In the past two months, the less well-known half of the Russian legislature, the Federation Council, has been experiencing dramatic structural changes under the tenure of Valentina Matviyenko. While its counterpart, the Duma, is often criticized as a pro-Kremlin institution, the Federation Council’s adherence to the center is far more resolute. The Senators, as they are called, are barred from creating political fractions within its chambers and they have a history of expeditiously passing almost all pro-Kremlin legislation without debate and with unanimous support. On September 21, 2011 Matviyenko was appointed as the new Speaker for the Federation Council and since then the assembly has undergone major changes.
Matvienkyo arrived to this chamber as no stranger to Russian politics. Her former post was the governor of Russia’s second largest city, Saint Petersburg. Under a fledging 18% approval rate and accusations of corruption, she resigned in August and within a month filled the role as the new Speaker of the Russian upper parliament. Today she is the most powerful stateswoman in Russian politics and the second highest ranking politician in all of Russian history, following behind Russia’s 18th century Empress, Catherine the Great.
Upon her inauguration as the Speaker of the Federation Council, President Medvedev rolled out a major decentralization initiative and provided Matviyenko with the mandate of increasing the authority of the Federation Council. Citing the Federation Council’s ascribed role as an advocate for Russia’s regional interest, Speaker Matviyenko capitalized on this opportunity to increase the often-nominal authority of her newfound post and chamber. In an October meeting of the Federation Council, she stated, “It is absolutely obvious that it is not possible to govern all local processes from the center. I know from personal experience as a governor…The Federation Council can no longer remain silent…we will even shout if needed.”

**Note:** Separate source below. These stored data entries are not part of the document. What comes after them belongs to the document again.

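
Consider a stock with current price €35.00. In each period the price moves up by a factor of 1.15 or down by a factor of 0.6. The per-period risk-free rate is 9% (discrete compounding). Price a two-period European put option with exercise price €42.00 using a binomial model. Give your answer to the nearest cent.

€3.21

Risk-neutral probability p = (1 + 0.09 − 0.6)/(1.15 − 0.6) = 0.4900/0.5500 = 0.8909
Terminal stock prices: S_uu = 46.29, S_ud = 24.15, S_dd = 12.6
Terminal payoffs (K − S): max(-4.287, 0) = 0, max(17.85, 0) = 17.85, max(29.4, 0) = 29.4
Node u (S = 40.25): V_u = 1/1.09·[0.8909·0.0000 + 0.1091·17.8500] = 1.7865
Node d (S = 21): V_d = 1/1.09·[0.8909·17.8500 + 0.1091·29.4000] = 17.5321
Node 0 (S = 35): V_0 = 1/1.09·[0.8909·1.7865 + 0.1091·17.5321] = 3.2149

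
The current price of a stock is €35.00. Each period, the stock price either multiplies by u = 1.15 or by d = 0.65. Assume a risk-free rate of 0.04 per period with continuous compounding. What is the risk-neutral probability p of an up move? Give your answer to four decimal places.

p = 0.7816

Risk-neutral probability p = (e^0.04 − 0.65)/(1.15 − 0.65) = 0.3908/0.5000 = 0.7816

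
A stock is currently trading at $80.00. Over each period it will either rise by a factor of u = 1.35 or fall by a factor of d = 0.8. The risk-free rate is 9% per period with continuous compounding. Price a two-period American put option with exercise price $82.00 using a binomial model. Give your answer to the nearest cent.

Risk-neutral probability p = (e^0.09 − 0.8)/(1.35 − 0.8) = 0.2942/0.5500 = 0.5349
Terminal stock prices: S_uu = 145.8, S_ud = 86.4, S_dd = 51.2
Terminal payoffs (K − S): max(-63.8, 0) = 0, max(-4.4, 0) = 0, max(30.8, 0) = 30.8
Node u (S = 108): continuation = e^(−0.09)·[0.5349·0.0000 + 0.4651·0.0000] = 0.0000; exercise value = 0.0000 ≤ continuation, so V_u = 0.0000
Node d (S = 64): continuation = e^(−0.09)·[0.5349·0.0000 + 0.4651·30.8000] = 13.0932; exercise value = 18.0000 > continuation, so V_d = 18.0000 (exercise)
Node 0 (S = 80): continuation = e^(−0.09)·[0.5349·0.0000 + 0.4651·18.0000] = 7.6519; exercise value = 2.0000 ≤ continuation, so V_0 = 7.6519

$7.65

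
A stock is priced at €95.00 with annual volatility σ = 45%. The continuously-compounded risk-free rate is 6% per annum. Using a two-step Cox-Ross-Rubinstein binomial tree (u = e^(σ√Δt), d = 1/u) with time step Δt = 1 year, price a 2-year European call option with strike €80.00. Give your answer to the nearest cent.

CRR parameters: u = e^(σ√Δt) = e^(0.45·√1) = 1.5683, d = 1/u = 0.6376
Per-period rate: rΔt = 0.06·1 = 0.06, so R = e^0.06 = 1.0618
Risk-neutral probability p = (e^0.06 − 0.6376)/(1.5683 − 0.6376) = 0.4242/0.9307 = 0.4558
Terminal stock prices: S_uu = 233.7, S_ud = 95, S_dd = 38.62
Terminal payoffs (S − K): max(153.7, 0) = 153.7, max(15, 0) = 15, max(-41.38, 0) = 0
Node u (S = 149): V_u = e^(−0.06)·[0.4558·153.6623 + 0.5442·15.0000] = 73.6485
Node d (S = 60.57): V_d = e^(−0.06)·[0.4558·15.0000 + 0.5442·0.0000] = 6.4389
Node 0 (S = 95): V_0 = e^(−0.06)·[0.4558·73.6485 + 0.5442·6.4389] = 34.9142

€34.91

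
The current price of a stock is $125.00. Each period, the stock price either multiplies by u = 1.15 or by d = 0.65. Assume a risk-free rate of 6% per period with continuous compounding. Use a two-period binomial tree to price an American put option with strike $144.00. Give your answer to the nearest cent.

$19.00

Risk-neutral probability p = (e^0.06 − 0.65)/(1.15 − 0.65) = 0.4118/0.5000 = 0.8237
Terminal stock prices: S_uu = 165.3, S_ud = 93.44, S_dd = 52.81
Terminal payoffs (K − S): max(-21.31, 0) = 0, max(50.56, 0) = 50.56, max(91.19, 0) = 91.19
Node u (S = 143.8): continuation = e^(−0.06)·[0.8237·0.0000 + 0.1763·50.5625] = 8.3963; exercise value = 0.2500 ≤ continuation, so V_u = 8.3963
Node d (S = 81.25): continuation = e^(−0.06)·[0.8237·50.5625 + 0.1763·91.1875] = 54.3641; exercise value = 62.7500 > continuation, so V_d = 62.7500 (exercise)
Node 0 (S = 125): continuation = e^(−0.06)·[0.8237·8.3963 + 0.1763·62.7500] = 16.9333; exercise value = 19.0000 > continuation, so V_0 = 19.0000 (exercise)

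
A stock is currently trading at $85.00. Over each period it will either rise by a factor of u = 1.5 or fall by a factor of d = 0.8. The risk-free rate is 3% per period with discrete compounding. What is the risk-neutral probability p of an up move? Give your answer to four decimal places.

Risk-neutral probability p = (1 + 0.03 − 0.8)/(1.5 − 0.8) = 0.2300/0.7000 = 0.3286

p = 0.3286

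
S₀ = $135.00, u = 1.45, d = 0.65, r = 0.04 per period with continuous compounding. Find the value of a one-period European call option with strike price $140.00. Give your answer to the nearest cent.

$26.17

Risk-neutral probability p = (e^0.04 − 0.65)/(1.45 − 0.65) = 0.3908/0.8000 = 0.4885
Terminal stock prices: S_u = 195.8, S_d = 87.75
Terminal payoffs (S − K): max(55.75, 0) = 55.75, max(-52.25, 0) = 0
Node 0 (S = 135): V_0 = e^(−0.04)·[0.4885·55.7500 + 0.5115·0.0000] = 26.1667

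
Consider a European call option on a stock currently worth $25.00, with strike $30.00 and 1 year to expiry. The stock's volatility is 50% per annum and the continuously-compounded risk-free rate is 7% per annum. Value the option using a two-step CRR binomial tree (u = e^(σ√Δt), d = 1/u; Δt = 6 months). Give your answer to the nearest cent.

$4.12

CRR parameters: u = e^(σ√Δt) = e^(0.5·√0.5) = 1.4241, d = 1/u = 0.7022
Per-period rate: rΔt = 0.07·0.5 = 0.035, so R = e^0.035 = 1.0356
Risk-neutral probability p = (e^0.035 − 0.7022)/(1.4241 − 0.7022) = 0.3334/0.7219 = 0.4619
Terminal stock prices: S_uu = 50.7, S_ud = 25, S_dd = 12.33
Terminal payoffs (S − K): max(20.7, 0) = 20.7, max(-5, 0) = 0, max(-17.67, 0) = 0
Node u (S = 35.6): V_u = e^(−0.035)·[0.4619·20.7029 + 0.5381·0.0000] = 9.2330
Node d (S = 17.55): V_d = e^(−0.035)·[0.4619·0.0000 + 0.5381·0.0000] = 0.0000
Node 0 (S = 25): V_0 = e^(−0.035)·[0.4619·9.2330 + 0.5381·0.0000] = 4.1177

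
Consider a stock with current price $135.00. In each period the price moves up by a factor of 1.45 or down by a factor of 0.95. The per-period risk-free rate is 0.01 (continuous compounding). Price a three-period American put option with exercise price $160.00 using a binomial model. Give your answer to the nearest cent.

Risk-neutral probability p = (e^0.01 − 0.95)/(1.45 − 0.95) = 0.0601/0.5000 = 0.1201
Terminal stock prices: S_uuu = 411.6, S_uud = 269.6, S_udd = 176.7, S_ddd = 115.7
Terminal payoffs (K − S): max(-251.6, 0) = 0, max(-109.6, 0) = 0, max(-16.66, 0) = 0, max(44.25, 0) = 44.25
Node uu (S = 283.8): continuation = e^(−0.01)·[0.1201·0.0000 + 0.8799·0.0000] = 0.0000; exercise value = 0.0000 ≤ continuation, so V_uu = 0.0000
Node ud (S = 186): continuation = e^(−0.01)·[0.1201·0.0000 + 0.8799·0.0000] = 0.0000; exercise value = 0.0000 ≤ continuation, so V_ud = 0.0000
Node dd (S = 121.8): continuation = e^(−0.01)·[0.1201·0.0000 + 0.8799·44.2544] = 38.5520; exercise value = 38.1625 ≤ continuation, so V_dd = 38.5520
Node u (S = 195.8): continuation = e^(−0.01)·[0.1201·0.0000 + 0.8799·0.0000] = 0.0000; exercise value = 0.0000 ≤ continuation, so V_u = 0.0000
Node d (S = 128.2): continuation = e^(−0.01)·[0.1201·0.0000 + 0.8799·38.5520] = 33.5843; exercise value = 31.7500 ≤ continuation, so V_d = 33.5843
Node 0 (S = 135): continuation = e^(−0.01)·[0.1201·0.0000 + 0.8799·33.5843] = 29.2568; exercise value = 25.0000 ≤ continuation, so V_0 = 29.2568

$29.26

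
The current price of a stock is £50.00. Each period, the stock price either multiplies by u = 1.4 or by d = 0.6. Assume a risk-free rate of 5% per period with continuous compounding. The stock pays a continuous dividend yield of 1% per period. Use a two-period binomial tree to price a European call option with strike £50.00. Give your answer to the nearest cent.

Per-period risk-free factor R = e^0.05 = 1.0513; dividend-adjusted growth = e^(0.05−0.01) = 1.0408.
Risk-neutral probability p = (1.0408 − 0.6)/(1.4 − 0.6) = 0.4408/0.8000 = 0.5510
Terminal stock prices: S_uu = 98, S_ud = 42, S_dd = 18
Terminal payoffs (S − K): max(48, 0) = 48, max(-8, 0) = 0, max(-32, 0) = 0
Node u (S = 70): V_u = e^(−0.05)·[0.5510·48.0000 + 0.4490·0.0000] = 25.1587
Node d (S = 30): V_d = e^(−0.05)·[0.5510·0.0000 + 0.4490·0.0000] = 0.0000
Node 0 (S = 50): V_0 = e^(−0.05)·[0.5510·25.1587 + 0.4490·0.0000] = 13.1867

£13.19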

And so in the past couple months, Matviyenko has succeeded in passing new procedural rules and laws that have centralized power within the Federation Council and the increased the scope of its authority. The first official act was to give sitting Senators, who are appointed and confirmed by regional governments, the ability to serve additional terms without regional approval in the case of where local politics change. This essentially provided cover for Senators whose changes in their respective district leadership may have otherwise led to their removal. Another project of Matviyenko was the complete overhauling of Federation Council’s committee structure, shaving its 27 committees down to 10. The initiative has garnered unanimous support from all the Senators and from President Medvedev.
The Speaker reasons that for a chamber of 166 members, having 27 committees was inefficient; instead, 10 committees would centralize both leadership and power. Furthermore, each of these 10 committees has been given the authority to independently decide the quantity and makeup of their subcommittees, with the maximum capped at four – that is unless the Speaker decides otherwise.
Earlier this month, the Speaker announced a Federation Council initiative to curtail the power of federal organs in regional governments, redelegating responsibilities to local authorities. In addition to shutting down federal offices, the Speaker has also pushed for increasing tax benefits for regional governments, criticizing the center for taking too big a share of much-needed local taxes.
And yet in all of this, Matviyenko has been toeing a delicate line between expanding regional autonomy via the Federation Council and maintaining Moscow’s federal authority. At a meeting with President Medvedev on October 17, she called on the importance of distributing federal power to local governments only in areas where they would be most effective. At this meeting, she is quoted saying, “We will not govern on the principle of ‘take as much power as you want’” – a clear reference and rejection of the tumultuous 1990s, when then-President Yeltsin told regional governments and republics to “take as much sovereignty as you can stomach.”
The push for decentralizing Russia’s center-strong government has been a political question since its beginning in 1991. All of which has yielded little to no progress. And considering Vladimir Putin’s almost certain return as the next President, the prospects of central authority yielding to greater regional independence remains grim. So how does one view the decentralization efforts of Matviyenko? Matviyenko’s attempts to strengthen a traditionally unimpressive and nominally empowered upper chamber are significant endeavors. However, her push is still under the blessing and auspices of the very power it is seeking to fight: the center. Perhaps what compromises the Speaker’s work even more is the recent Kremlin initiative called “Big Government.” Rolled out by President Medvedev last month, the “Big Government” program and its accompanying 80-person committee are widely perceived as his first act as the future Prime Minister.
The President details this program as a broad coalition of Russia’s civil society, federal and regional government organs, and commercial representatives. This broad cooperation would work with the ruling party – United Russia – in enacting reform and change to Russian society and economy. The details are still vague about this “Big Government” committee, but its mission seems to counter the parallel effort of decentralization. While Speaker Matviyenko may be pushing for more regional independence, it appears that the soon-to-be Prime Minister Medvedev is increasing their political and policy dependence.
With the Duma elections next month and the Presidential elections in just four months, Russian leadership is bound to experience major changes. Especially with the recent poll coming out of predicting that the United Russia Party will lose its constitutional majority in the Duma, the future of Matviyenko’s decentralization project and even its genuineness remains uncertain at best.